狭い狭い丸亀に閉じこもらずに、まず他のクラブとの差を知り、学ぶべきことが多々あることに気付くべきである。





周知の事実だが、カマタマーレ讃岐は、上野山監督以外、すべての監督が、シーズン終了後、任期満了で退任という形をとっている。
また、カマタマーレ讃岐は、発足以来クラブとして監督を「解任」した事例が一度もない。
これまでのコメントを見ると、社長が「留意」したとか「これまでの功績をたたえて勇退してもらう」とか、まるで生ぬるい、卒業する学生の部活や、監督が絶対権力を握るアマクラブの延長としてしか捉えていないクラブなのである。
(中島強化担当を解雇したことはある)


なぜなら、カマタマーレ讃岐の監督人事は、まず取締役会と株主総会でお伺いしてから、のちの取締役会にて決議している事項だからである。 社長にもクラブにも「解任」という選択肢が歴代持ち合わせていないのである。 
お上に責任はない、委員会(取締役会)できめた事項ですよ。
とかまさにお役所仕事の言い訳そのものです。


本来、プロクラブであれば、監督を「解任」するのは、強化部の助言の元で、社長が最終決断を下さないとならないはずであり、当然のリスク管理として次の監督も候補として控えがある。だが、そのようなプロサッカークラブに大切な1丁目1番地のクラブマネージメントの監督人事すらまったく機能しておらず、スピード感が他のクラブとまったく異なるのである。そんなクラブもはやJクラブとは〇い〇い。

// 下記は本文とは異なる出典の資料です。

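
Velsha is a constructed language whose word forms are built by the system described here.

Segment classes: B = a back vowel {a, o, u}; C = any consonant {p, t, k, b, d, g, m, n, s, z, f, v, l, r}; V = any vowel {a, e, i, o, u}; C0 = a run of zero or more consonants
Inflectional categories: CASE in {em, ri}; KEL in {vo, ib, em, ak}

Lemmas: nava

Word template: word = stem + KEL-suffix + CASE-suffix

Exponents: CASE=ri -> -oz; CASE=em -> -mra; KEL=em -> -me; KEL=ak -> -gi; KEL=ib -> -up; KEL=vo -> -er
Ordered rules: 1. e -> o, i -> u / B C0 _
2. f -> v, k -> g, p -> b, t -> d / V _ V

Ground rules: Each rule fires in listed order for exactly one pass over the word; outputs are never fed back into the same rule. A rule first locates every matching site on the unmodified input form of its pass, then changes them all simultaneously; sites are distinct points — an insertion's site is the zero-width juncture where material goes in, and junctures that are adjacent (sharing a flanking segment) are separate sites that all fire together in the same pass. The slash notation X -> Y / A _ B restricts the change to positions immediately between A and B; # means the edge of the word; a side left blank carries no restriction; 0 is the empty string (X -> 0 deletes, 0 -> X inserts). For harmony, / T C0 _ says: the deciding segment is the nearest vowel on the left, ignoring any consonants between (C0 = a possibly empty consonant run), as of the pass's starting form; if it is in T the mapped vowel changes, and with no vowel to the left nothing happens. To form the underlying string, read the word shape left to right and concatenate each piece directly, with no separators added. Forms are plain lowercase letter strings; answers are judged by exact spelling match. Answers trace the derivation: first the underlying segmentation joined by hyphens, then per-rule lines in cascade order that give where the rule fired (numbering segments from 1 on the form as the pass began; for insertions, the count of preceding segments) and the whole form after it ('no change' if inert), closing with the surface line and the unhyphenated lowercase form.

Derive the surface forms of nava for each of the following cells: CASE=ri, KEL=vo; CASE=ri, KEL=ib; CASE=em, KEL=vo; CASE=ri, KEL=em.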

カマタマーレ讃岐の元凶は、長年のお役所経営者の慣例だった、共に戦わない責任者に、責任逃れ体質、丸投げ体質、全面委託体質があるからなのである。












2021年の上野山監督は、“辞任”というカマタマーレ讃岐の前例のない偉業を成し遂げた。


つまりカマタマーレがクラブとして“解任”できないなら、GMの立場として、自ら監督を“解任”した。

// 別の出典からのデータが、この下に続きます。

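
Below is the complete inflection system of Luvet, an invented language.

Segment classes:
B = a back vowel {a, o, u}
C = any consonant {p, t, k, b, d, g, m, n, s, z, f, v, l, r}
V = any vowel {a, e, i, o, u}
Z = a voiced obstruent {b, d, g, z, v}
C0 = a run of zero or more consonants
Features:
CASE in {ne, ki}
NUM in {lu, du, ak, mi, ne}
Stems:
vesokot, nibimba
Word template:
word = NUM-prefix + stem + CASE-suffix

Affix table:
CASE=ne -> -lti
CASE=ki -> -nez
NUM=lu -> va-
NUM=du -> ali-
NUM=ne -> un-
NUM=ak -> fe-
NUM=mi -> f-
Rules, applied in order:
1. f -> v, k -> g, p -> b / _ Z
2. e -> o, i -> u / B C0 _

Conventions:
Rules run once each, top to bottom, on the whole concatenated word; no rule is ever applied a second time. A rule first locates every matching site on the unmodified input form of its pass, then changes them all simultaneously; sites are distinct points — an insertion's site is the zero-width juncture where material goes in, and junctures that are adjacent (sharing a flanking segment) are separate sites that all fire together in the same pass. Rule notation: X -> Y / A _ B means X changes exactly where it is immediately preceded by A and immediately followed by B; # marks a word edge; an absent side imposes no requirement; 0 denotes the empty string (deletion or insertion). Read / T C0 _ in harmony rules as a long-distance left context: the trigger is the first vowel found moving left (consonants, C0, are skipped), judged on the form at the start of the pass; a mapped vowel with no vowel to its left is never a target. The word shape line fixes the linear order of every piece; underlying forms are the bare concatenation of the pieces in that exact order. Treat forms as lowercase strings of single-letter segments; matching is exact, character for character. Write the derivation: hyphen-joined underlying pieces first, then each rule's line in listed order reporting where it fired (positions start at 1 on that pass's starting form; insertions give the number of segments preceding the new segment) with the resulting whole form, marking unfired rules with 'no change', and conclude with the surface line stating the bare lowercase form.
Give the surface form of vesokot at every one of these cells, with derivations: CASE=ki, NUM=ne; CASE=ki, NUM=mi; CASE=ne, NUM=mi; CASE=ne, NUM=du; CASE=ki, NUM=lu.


cell CASE=ki, NUM=ne:
underlying: un-vesokot-nez
1. f -> v, k -> g, p -> b / _ Z: no change
2. e -> o, i -> u / B C0 _: fires at position(s) 4, 11: unvosokotnoz
surface: unvosokotnoz

cell CASE=ki, NUM=mi:
underlying: f-vesokot-nez
1. f -> v, k -> g, p -> b / _ Z: fires at position(s) 1: vvesokotnez
2. e -> o, i -> u / B C0 _: fires at position(s) 10: vvesokotnoz
surface: vvesokotnoz

cell CASE=ne, NUM=mi:
underlying: f-vesokot-lti
1. f -> v, k -> g, p -> b / _ Z: fires at position(s) 1: vvesokotlti
2. e -> o, i -> u / B C0 _: fires at position(s) 11: vvesokotltu
surface: vvesokotltu

cell CASE=ne, NUM=du:
underlying: ali-vesokot-lti
1. f -> v, k -> g, p -> b / _ Z: no change
2. e -> o, i -> u / B C0 _: fires at position(s) 3, 13: aluvesokotltu
surface: aluvesokotltu

cell CASE=ki, NUM=lu:
underlying: va-vesokot-nez
1. f -> v, k -> g, p -> b / _ Z: no change
2. e -> o, i -> u / B C0 _: fires at position(s) 4, 11: vavosokotnoz
surface: vavosokotnoz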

GMと監督が兼任しているからややこしいが、つまり“辞任”である。
上野山監督は、選手を見極める力はケタ違いである。
試合を開始する前から、結果はわかっていたと思う。
ワクワクするサッカーを見せる、攻撃的なサッカーを目指すとの約束をひとり背負い、実際に指揮すると、まったくお手上げな結果しか出なかった。
(松本山我も、攻撃的なサッカーを目指し、まさかのJ1⇒J2⇒J3と大失速。クラブの構築は長き道のりで難しいが、クラブの崩壊は一瞬であった事例は他にも多々ある)

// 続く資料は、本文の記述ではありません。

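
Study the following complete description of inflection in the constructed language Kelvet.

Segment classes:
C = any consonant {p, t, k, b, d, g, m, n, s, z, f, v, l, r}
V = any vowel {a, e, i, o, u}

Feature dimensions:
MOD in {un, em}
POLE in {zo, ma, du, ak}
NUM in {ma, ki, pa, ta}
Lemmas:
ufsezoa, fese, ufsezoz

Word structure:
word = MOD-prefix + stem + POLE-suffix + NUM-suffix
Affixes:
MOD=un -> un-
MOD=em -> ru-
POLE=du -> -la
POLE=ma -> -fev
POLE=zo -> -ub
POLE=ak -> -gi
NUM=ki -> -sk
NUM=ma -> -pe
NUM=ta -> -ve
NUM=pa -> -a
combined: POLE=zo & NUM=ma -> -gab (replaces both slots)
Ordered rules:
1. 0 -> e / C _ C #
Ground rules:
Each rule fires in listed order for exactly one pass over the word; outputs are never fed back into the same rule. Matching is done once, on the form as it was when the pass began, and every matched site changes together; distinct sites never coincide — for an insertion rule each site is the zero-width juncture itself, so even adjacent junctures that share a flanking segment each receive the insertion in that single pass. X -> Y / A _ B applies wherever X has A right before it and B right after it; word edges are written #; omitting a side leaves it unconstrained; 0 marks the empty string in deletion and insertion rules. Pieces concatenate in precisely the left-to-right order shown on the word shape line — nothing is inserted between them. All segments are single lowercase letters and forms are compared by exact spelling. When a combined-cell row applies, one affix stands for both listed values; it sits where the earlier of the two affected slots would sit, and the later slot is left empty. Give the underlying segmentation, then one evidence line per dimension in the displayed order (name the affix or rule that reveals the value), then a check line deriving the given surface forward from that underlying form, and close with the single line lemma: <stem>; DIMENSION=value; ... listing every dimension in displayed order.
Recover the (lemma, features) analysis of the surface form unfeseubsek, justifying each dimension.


underlying: un-fese-ub-sk
MOD=un - signalled by the affix un-
POLE=zo - signalled by the affix -ub
NUM=ki - signalled by the affix -sk
check: unfeseubsk -> unfeseubsek
lemma: fese; MOD=un; POLE=zo; NUM=ki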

上野山GMは選手を見極める力があるからこそ、この惨状から挽回することはとても難しいこともたちまち分かっただろう。


Jの監督、社長、強化部、選手、プロの世界で成績が伴わないならクビになる。
プロの世界の厳しさを自ら模範として示してくれたのである。



上野山GMを失ってしまったが、残してくれたものは、キッチリ受け継いで欲しいと願う。
北野監督が求めていたクラブの成長って、フロントの成長による、地域活動とプロ組織の形成だったはず。



さて、ことし新監督は、「チームがひとつになって」と繰り返しているが、
そのチームの中に、現在のクラブ幹部や取締役会メンバーも、はたして含まれているだろうか?